Prove that√3 is an irrational number and hence prove that 2+√3 is also an irrational number.
Answers
Let us assume that √3 is a rational number
So,
√3=a/b
by cross cut the common numbers we got
√3=p/q
so here p and q co-prime
q√3=p
sq. both the sides
3q²=p²..........(1)
As 3 divides p²
so it is also divides p
now
p=3c
for c is any integer
now by sq.both the sides
p²=9c²
from (1)
3q²=9c²
q²=3c²
As 3 divides q²
so it is also divides q
Now 3 is divided by p and q both but we assume that they are co-prime
this had arise a condradiction because our intial assumption is wrong that √3 is rational so √3 is irrational
In second part
take
2+√3=p/q
√3=(p/q)+2
√3=(p+2q)/q
by cross cuit the common numbers we got
√3=a/b
and then follow the above steps
and if it is low number question then you cqan directly state that √3 is irrational
HOPE ITS HELPFUL
Answer:
Let us assume that √3 is a rational number.
then, as we know a rational number should be in the form of p/q
where p and q are co- prime number.
So,
√3 = p/q { where p and q are co- prime}
√3q = p
Now, by squaring both the side
we get,
(√3q)² = p²
3q² = p² ........ ( i )
So,
if 3 is the factor of p²
then, 3 is also a factor of p ..... ( ii )

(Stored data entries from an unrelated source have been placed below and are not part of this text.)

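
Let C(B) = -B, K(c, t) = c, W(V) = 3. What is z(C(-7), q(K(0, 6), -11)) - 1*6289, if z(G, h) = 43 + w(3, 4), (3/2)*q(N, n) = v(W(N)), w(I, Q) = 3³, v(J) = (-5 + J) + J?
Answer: -6219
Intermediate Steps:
v(J) = -5 + 2*J
w(I, Q) = 27
q(N, n) = ⅔ (q(N, n) = 2*(-5 + 2*3)/3 = 2*(-5 + 6)/3 = (⅔)*1 = ⅔)
z(G, h) = 70 (z(G, h) = 43 + 27 = 70)
z(C(-7), q(K(0, 6), -11)) - 1*6289 = 70 - 1*6289 = 70 - 6289 = -6219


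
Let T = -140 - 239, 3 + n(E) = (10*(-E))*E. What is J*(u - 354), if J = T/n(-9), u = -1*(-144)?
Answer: -26530/271 ≈ -97.897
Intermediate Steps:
n(E) = -3 - 10*E² (n(E) = -3 + (10*(-E))*E = -3 + (-10*E)*E = -3 - 10*E²)
T = -379
u = 144
J = 379/813 (J = -379/(-3 - 10*(-9)²) = -379/(-3 - 10*81) = -379/(-3 - 810) = -379/(-813) = -379*(-1/813) = 379/813 ≈ 0.46617)
J*(u - 354) = 379*(144 - 354)/813 = (379/813)*(-210) = -26530/271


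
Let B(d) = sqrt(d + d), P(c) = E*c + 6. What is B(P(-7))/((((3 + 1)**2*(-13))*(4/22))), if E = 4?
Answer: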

=> Let p = 3m { where m is any integer }
squaring both sides
p² = (3m)²
p² = 9m²
putting the value of p² in equation ( i )
3q² = p²
3q² = 9m²
q² = 3m²
So,
if 3 is factor of q²
then, 3 is also factor of q
Since
3 is factor of p & q both
So, our assumption that p & q are co- prime is wrong
hence,. √3 is an irrational number